O vídeo compartilhado no X (antigo Twitter) por @aassibarreto, que viralizou com milhares de visualizações, mostra um residente londrino caminhando pela cidade e lamentando a falta de luzes, árvores de Natal e referências explícitas ao feriado cristão. Ele aponta edifícios que outrora brilhavam com decorações festivas, agora neutros e sem alma, e critica o prefeito Sadiq Khan, de origem muçulmana, por renomear eventos como o único mercado de Natal da cidade para "Mercado de Inverno". O homem conclui que "Londres está acabada" e que o Natal foi efetivamente cancelado, com medo de ofender minorias.

Embora o tom do vídeo tenha toques de sarcasmo no final, sugerindo que algumas queixas podem ser exageradas, o ponto central ressoa: a cultura ocidental está sendo diluída em nome da diversidade imposta por ondas massivas de imigração apoiadas por parte da classe política.

Essa não é uma reclamação isolada. Relatórios indicam que, em 2025, o prefeito Khan optou por excluir qualquer referência explícita ao Natal nas luzes festivas da Oxford Street, uma das ruas mais icônicas de Londres. Em vez de "Luzes de Natal", o display foi rebatizado para algo mais genérico, como "Luzes de Inverno", supostamente para ser inclusivo.

Críticos, como o deputado conservador Andrew Rosindell, chamaram isso de "choque e consternação", argumentando que o Natal, uma tradição cristã enraizada na história britânica, não deve ser apagado para apaziguar sensibilidades multiculturais.

Esses incidentes acumulados pintam um quadro preocupante: o Reino Unido, berço da civilização ocidental, está sacrificando suas raízes para acomodar uma população estrangeira com costumes e práticas totalmente diversas. A raiz do problema? Imigração sem critério. Dados do Office for National Statistics (ONS) mostram que, no ano encerrado em junho de 2025, a imigração líquida foi de 204.000 pessoas, uma queda de 69% em relação ao ano anterior, mas ainda significativa após picos de 860.000 em 2023. A imigração total foi de 898.000, majoritariamente de não-europeus, elevando a população estrangeira para níveis que pressionam recursos e identidades culturais.

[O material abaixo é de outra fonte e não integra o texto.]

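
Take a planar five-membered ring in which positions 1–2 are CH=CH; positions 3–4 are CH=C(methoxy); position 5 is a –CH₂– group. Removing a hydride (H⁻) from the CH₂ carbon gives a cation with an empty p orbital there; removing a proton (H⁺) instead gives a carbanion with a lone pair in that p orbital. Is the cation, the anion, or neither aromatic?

Both ions have a continuous loop of p orbitals — each ring atom is sp².
Cation: 2 × 2 + 0 = 4 π electrons → 4(1), antiaromatic.
Anion: 2 × 2 + 2 = 6 π electrons → 4(1)+2, aromatic.

The anion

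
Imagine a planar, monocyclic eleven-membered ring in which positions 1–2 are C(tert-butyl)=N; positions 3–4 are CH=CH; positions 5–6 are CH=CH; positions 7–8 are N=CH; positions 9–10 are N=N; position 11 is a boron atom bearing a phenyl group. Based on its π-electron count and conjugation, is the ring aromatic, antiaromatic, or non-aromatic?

Aromatic

All ring atoms are sp² and supply a p orbital to the ring (every atom in a ring double bond is sp² and brings one electron to the p orbital; the doubly-bonded nitrogens are pyridine-type — their lone pairs lie in the ring plane, leaving one electron in the p orbital; the boron has an empty p orbital); the conjugation is uninterrupted.
Tallying contributions gives 5 × 2 = 10 from the double-bond units + 0 from the B(phenyl) atom = 10.
With 10 π electrons (n = 2), the Hückel 4n+2 condition holds.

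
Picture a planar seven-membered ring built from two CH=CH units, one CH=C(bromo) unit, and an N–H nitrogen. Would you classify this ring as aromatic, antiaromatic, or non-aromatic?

Every ring atom contributes a p orbital perpendicular to the ring (every atom in a ring double bond is sp² and brings one electron to the p orbital; the pyrrole-type nitrogen donates its lone pair from the p orbital), so the π system is cyclic and fully conjugated.
Counting π electrons: 3 × 2 = 6 from the double-bond units + 2 from the NH atom = 8.
8 is a 4n count (n = 2), so the planar conjugated ring is antiaromatic.

Antiaromatic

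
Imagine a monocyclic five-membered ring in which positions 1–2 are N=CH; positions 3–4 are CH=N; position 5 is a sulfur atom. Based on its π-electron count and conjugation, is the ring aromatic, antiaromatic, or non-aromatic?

Aromatic

All ring atoms are sp² and supply a p orbital to the ring (each doubly-bonded ring atom is sp² with one p-orbital electron; each =N– nitrogen is pyridine-type (lone pair in the sp² plane, one electron in the p orbital); the sulfur donates one lone pair from its p orbital); the conjugation is uninterrupted.
Tallying contributions gives 2 × 2 = 4 from the double-bond units + 2 from the S atom = 6.
With 6 π electrons (n = 1), the Hückel 4n+2 condition holds.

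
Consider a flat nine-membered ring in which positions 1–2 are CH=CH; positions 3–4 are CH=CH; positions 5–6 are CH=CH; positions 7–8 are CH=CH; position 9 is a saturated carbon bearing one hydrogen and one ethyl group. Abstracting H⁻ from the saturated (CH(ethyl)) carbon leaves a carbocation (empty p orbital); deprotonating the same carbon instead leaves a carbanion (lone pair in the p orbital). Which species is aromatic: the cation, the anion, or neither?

The anion

Once that carbon is sp², every ring atom has a p orbital and both ions are fully conjugated.
Cation: 4 × 2 + 0 = 8 π electrons → 4(2), antiaromatic.
Anion: 4 × 2 + 2 = 10 π electrons → 4(2)+2, aromatic.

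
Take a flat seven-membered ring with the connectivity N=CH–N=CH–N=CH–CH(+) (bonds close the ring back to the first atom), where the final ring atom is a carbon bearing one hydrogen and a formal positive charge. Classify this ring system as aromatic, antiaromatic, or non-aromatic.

The p orbitals form a continuous loop: every atom in a ring double bond is sp² and brings one electron to the p orbital; the doubly-bonded nitrogens are pyridine-type — their lone pairs lie in the ring plane, leaving one electron in the p orbital; the carbocation has an empty p orbital. The ring is fully conjugated.
π-electron count: 3 × 2 = 6 from the double-bond units + 0 from the CH(+) atom = 6.
Since 6 = 4·1 + 2, the ring meets the 4n+2 criterion.

Aromatic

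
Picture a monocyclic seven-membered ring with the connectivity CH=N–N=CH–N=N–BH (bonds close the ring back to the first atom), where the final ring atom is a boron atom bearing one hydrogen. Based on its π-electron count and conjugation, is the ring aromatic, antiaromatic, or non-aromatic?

Aromatic

Every ring atom contributes a p orbital perpendicular to the ring (every atom in a ring double bond is sp² and brings one electron to the p orbital; each sp² =N– keeps its lone pair in-plane and puts one electron into the π system; the boron has an empty p orbital), so the π system is cyclic and fully conjugated.
Tallying contributions gives 3 × 2 = 6 from the double-bond units + 0 from the BH atom = 6.
With 6 π electrons (n = 1), the Hückel 4n+2 condition holds.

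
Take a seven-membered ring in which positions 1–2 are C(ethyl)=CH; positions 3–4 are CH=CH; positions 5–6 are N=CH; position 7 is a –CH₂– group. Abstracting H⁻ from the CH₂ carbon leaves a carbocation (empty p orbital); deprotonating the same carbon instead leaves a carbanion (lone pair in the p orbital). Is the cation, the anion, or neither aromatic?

The cation

In both ions every ring atom is sp² and contributes a p orbital, so both rings are fully conjugated.
Cation: 3 × 2 + 0 = 6 π electrons → 4(1)+2, aromatic.
Anion: 3 × 2 + 2 = 8 π electrons → 4(2), antiaromatic.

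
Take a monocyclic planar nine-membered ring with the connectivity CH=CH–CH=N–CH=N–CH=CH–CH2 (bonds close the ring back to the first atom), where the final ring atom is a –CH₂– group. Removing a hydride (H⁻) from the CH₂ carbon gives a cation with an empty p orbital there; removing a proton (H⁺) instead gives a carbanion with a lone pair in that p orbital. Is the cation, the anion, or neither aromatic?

The anion

Both ions have a continuous loop of p orbitals — each ring atom is sp².
Cation: 4 × 2 + 0 = 8 π electrons → 4(2), antiaromatic.
Anion: 4 × 2 + 2 = 10 π electrons → 4(2)+2, aromatic.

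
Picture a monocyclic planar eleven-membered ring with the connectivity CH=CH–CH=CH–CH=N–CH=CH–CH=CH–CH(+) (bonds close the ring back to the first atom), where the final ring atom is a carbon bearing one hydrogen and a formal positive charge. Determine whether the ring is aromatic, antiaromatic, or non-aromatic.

All ring atoms are sp² and supply a p orbital to the ring (the double-bond atoms are sp², each contributing one p electron; the doubly-bonded nitrogens are pyridine-type — their lone pairs lie in the ring plane, leaving one electron in the p orbital; the carbocation has an empty p orbital); the conjugation is uninterrupted.
Adding the contributions, 5 × 2 = 10 from the double-bond units + 0 from the CH(+) atom = 10.
That gives a 4n+2 count (10, n = 2).

Aromatic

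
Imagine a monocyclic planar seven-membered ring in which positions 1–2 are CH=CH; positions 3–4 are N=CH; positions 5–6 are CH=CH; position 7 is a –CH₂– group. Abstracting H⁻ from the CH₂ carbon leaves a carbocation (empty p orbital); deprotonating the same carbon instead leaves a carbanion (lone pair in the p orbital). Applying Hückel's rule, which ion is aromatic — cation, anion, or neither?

The cation

In either ion the ring is fully conjugated: every atom, including the new sp² carbon, supplies a p orbital.
Cation: 3 × 2 + 0 = 6 π electrons → 4(1)+2, aromatic.
Anion: 3 × 2 + 2 = 8 π electrons → 4(2), antiaromatic.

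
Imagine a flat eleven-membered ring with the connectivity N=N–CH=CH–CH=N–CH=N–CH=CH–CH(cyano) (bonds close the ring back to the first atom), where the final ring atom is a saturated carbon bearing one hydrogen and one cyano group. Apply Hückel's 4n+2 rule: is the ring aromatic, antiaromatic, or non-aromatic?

At the CH(cyano) position, that saturated carbon is sp³ and has no p orbital in the ring π system; the ring's p-orbital overlap is broken there.
A ring that is not fully conjugated cannot be aromatic or antiaromatic regardless of its π-electron count.

Non-aromatic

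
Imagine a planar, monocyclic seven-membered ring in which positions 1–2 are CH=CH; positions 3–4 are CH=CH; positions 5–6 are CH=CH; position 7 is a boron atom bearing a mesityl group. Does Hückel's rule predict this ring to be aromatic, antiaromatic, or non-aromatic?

Aromatic

All ring atoms are sp² and supply a p orbital to the ring (the double-bond atoms are sp², each contributing one p electron; the boron has an empty p orbital); the conjugation is uninterrupted.
Tallying contributions gives 3 × 2 = 6 from the double-bond units + 0 from the B(mesityl) atom = 6.
6 = 4(1) + 2, which satisfies Hückel's 4n+2 rule.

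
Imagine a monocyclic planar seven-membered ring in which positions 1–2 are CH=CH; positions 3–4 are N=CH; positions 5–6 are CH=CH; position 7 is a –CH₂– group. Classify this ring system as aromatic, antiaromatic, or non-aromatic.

The CH2 position has four σ bonds — the tetrahedral CH₂ carbon is sp³ and has no p orbital in the ring π system — so the cyclic conjugation is interrupted.
Without a continuous loop of overlapping p orbitals the Hückel electron count never comes into play.

Non-aromatic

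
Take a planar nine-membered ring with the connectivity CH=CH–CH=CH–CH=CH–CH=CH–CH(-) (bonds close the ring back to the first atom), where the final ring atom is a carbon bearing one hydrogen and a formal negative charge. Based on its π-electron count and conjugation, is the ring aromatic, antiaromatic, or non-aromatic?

Every ring atom contributes a p orbital perpendicular to the ring (each doubly-bonded ring atom is sp² with one p-orbital electron; the carbanion's lone pair occupies the p orbital), so the π system is cyclic and fully conjugated.
Tallying contributions gives 4 × 2 = 8 from the double-bond units + 2 from the CH(-) atom = 10.
With 10 π electrons (n = 2), the Hückel 4n+2 condition holds.

Aromatic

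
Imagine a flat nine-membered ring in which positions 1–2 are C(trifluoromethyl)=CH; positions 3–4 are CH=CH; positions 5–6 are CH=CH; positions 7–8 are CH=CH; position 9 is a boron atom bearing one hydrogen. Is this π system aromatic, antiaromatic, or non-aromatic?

Antiaromatic

The p orbitals form a continuous loop: each doubly-bonded ring atom is sp² with one p-orbital electron; the boron has an empty p orbital. The ring is fully conjugated.
π-electron count: 4 × 2 = 8 from the double-bond units + 0 from the BH atom = 8.
8 is a 4n count (n = 2), so the planar conjugated ring is antiaromatic.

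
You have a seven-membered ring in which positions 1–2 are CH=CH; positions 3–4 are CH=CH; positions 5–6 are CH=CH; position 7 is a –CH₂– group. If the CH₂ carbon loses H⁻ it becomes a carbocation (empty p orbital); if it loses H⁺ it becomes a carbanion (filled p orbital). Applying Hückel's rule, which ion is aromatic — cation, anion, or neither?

The cation

Once that carbon is sp², every ring atom has a p orbital and both ions are fully conjugated.
Cation: 3 × 2 + 0 = 6 π electrons → 4(1)+2, aromatic.
Anion: 3 × 2 + 2 = 8 π electrons → 4(2), antiaromatic.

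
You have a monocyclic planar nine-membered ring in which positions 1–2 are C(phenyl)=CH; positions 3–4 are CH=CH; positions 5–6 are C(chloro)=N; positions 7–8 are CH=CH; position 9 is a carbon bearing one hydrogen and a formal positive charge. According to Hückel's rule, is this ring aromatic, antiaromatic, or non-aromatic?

Antiaromatic

Every ring atom contributes a p orbital perpendicular to the ring (the double-bond atoms are sp², each contributing one p electron; the doubly-bonded nitrogens are pyridine-type — their lone pairs lie in the ring plane, leaving one electron in the p orbital; the carbocation has an empty p orbital), so the π system is cyclic and fully conjugated.
π-electron count: 4 × 2 = 8 from the double-bond units + 0 from the CH(+) atom = 8.
A 4n π count (8, n = 2) in a planar conjugated ring means antiaromatic.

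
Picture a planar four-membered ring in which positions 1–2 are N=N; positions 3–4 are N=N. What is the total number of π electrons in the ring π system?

Every ring atom contributes a p orbital perpendicular to the ring (the double-bond atoms are sp², each contributing one p electron; each sp² =N– keeps its lone pair in-plane and puts one electron into the π system), so the π system is cyclic and fully conjugated.
π-electron count: 2 × 2 = 4 from the 2 double-bond units.

4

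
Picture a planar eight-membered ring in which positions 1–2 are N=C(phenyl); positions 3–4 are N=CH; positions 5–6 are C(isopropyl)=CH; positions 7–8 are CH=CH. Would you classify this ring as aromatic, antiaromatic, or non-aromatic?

The p orbitals form a continuous loop: the double-bond atoms are sp², each contributing one p electron; the doubly-bonded nitrogens are pyridine-type — their lone pairs lie in the ring plane, leaving one electron in the p orbital. The ring is fully conjugated.
Adding the contributions, 4 × 2 = 8 from the 4 double-bond units.
A 4n π count (8, n = 2) in a planar conjugated ring means antiaromatic.

Antiaromatic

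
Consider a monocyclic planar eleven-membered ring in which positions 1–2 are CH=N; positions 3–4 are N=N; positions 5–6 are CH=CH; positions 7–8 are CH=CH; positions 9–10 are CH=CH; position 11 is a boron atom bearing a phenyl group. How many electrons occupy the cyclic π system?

All ring atoms are sp² and supply a p orbital to the ring (each doubly-bonded ring atom is sp² with one p-orbital electron; each sp² =N– keeps its lone pair in-plane and puts one electron into the π system; the boron has an empty p orbital); the conjugation is uninterrupted.
Adding the contributions, 5 × 2 = 10 from the double-bond units + 0 from the B(phenyl) atom = 10.

10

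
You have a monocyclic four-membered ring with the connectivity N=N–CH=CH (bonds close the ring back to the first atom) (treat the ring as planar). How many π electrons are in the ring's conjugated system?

The p orbitals form a continuous loop: the double-bond atoms are sp², each contributing one p electron; the doubly-bonded nitrogens are pyridine-type — their lone pairs lie in the ring plane, leaving one electron in the p orbital. The ring is fully conjugated.
π-electron count: 2 × 2 = 4 from the 2 double-bond units.

4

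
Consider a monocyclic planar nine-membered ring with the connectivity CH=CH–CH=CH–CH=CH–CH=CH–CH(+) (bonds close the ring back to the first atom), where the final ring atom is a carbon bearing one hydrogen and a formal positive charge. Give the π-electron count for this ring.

All ring atoms are sp² and supply a p orbital to the ring (each doubly-bonded ring atom is sp² with one p-orbital electron; the carbocation has an empty p orbital); the conjugation is uninterrupted.
Adding the contributions, 4 × 2 = 8 from the double-bond units + 0 from the CH(+) atom = 8.

8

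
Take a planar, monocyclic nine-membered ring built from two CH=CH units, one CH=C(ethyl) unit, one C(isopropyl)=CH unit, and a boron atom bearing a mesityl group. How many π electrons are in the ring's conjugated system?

All ring atoms are sp² and supply a p orbital to the ring (every atom in a ring double bond is sp² and brings one electron to the p orbital; the boron has an empty p orbital); the conjugation is uninterrupted.
Adding the contributions, 4 × 2 = 8 from the double-bond units + 0 from the B(mesityl) atom = 8.

8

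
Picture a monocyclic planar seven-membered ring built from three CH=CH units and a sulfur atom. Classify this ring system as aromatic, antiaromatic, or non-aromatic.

Antiaromatic

Every ring atom contributes a p orbital perpendicular to the ring (each doubly-bonded ring atom is sp² with one p-orbital electron; the sulfur donates one lone pair from its p orbital), so the π system is cyclic and fully conjugated.
Adding the contributions, 3 × 2 = 6 from the double-bond units + 2 from the S atom = 8.
8 is a 4n count (n = 2), so the planar conjugated ring is antiaromatic.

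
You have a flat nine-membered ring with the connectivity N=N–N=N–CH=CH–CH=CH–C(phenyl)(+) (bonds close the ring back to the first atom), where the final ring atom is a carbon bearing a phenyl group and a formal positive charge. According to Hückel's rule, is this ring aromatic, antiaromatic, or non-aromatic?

All ring atoms are sp² and supply a p orbital to the ring (the double-bond atoms are sp², each contributing one p electron; each sp² =N– keeps its lone pair in-plane and puts one electron into the π system; the carbocation has an empty p orbital); the conjugation is uninterrupted.
Tallying contributions gives 4 × 2 = 8 from the double-bond units + 0 from the C(phenyl)(+) atom = 8.
With 8 = 4·2 π electrons, Hückel's rule classifies the planar ring as antiaromatic.

Antiaromatic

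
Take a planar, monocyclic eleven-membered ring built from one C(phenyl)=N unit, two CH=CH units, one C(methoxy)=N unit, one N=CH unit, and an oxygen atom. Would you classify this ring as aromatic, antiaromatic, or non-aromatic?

Every ring atom contributes a p orbital perpendicular to the ring (each doubly-bonded ring atom is sp² with one p-orbital electron; each sp² =N– keeps its lone pair in-plane and puts one electron into the π system; the oxygen donates one lone pair from its p orbital), so the π system is cyclic and fully conjugated.
Tallying contributions gives 5 × 2 = 10 from the double-bond units + 2 from the O atom = 12.
A 4n π count (12, n = 3) in a planar conjugated ring means antiaromatic.

Antiaromatic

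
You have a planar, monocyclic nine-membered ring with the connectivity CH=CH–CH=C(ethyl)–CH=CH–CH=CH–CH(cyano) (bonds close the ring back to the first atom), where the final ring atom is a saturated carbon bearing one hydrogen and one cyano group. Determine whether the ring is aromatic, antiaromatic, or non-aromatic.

Non-aromatic

The CH(cyano) carbon is saturated: that saturated carbon is sp³ and has no p orbital in the ring π system. Conjugation is not continuous around the ring.
Broken conjugation rules out both aromaticity and antiaromaticity.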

Estudos do British Social Attitudes indicam que, embora alguns vejam benefícios culturais na imigração (como enriquecimento gastronômico e artístico), há uma divisão crescente: em 2021, apenas 21% dos conservadores viam o impacto cultural positivamente, contra 32% dos trabalhistas. A Migration Watch UK alerta que a imigração em massa estressa suprimentos de água, habitação e serviços públicos, forçando adaptações culturais que diluem tradições.

Críticos argumentam que essa "diversidade forçada" transforma o Reino Unido em um caldeirão sem identidade. Imigrantes trazem costumes valiosos, mas quando a integração falha (maioria das vezes), tradições ocidentais como o Natal – símbolo de unidade familiar e herança cristã – são neutralizadas para evitar "ofensas".

Em Londres, onde 40% da população é estrangeira, mercados de Natal são rebatizados, canções cristãs substituídas por genéricas, e decorações minimizadas. Isso não é progresso; é erosão. Países como os Emirados Árabes, ironicamente, celebram o Natal com mais pompa do que partes da Europa Ocidental, onde o politicamente correto reina.

A imigração controlada pode enriquecer uma nação, mas sem critérios leva ao caos. O governo Labour, sob Keir Starmer, prometeu reformas, mas os números ainda são altos. É hora de o Reino Unido priorizar sua herança ocidental antes que o Natal se torne apenas um "feriado de inverno" esquecido. Senão, como o vídeo sugere, Londres – e o Ocidente – estarão "acabados".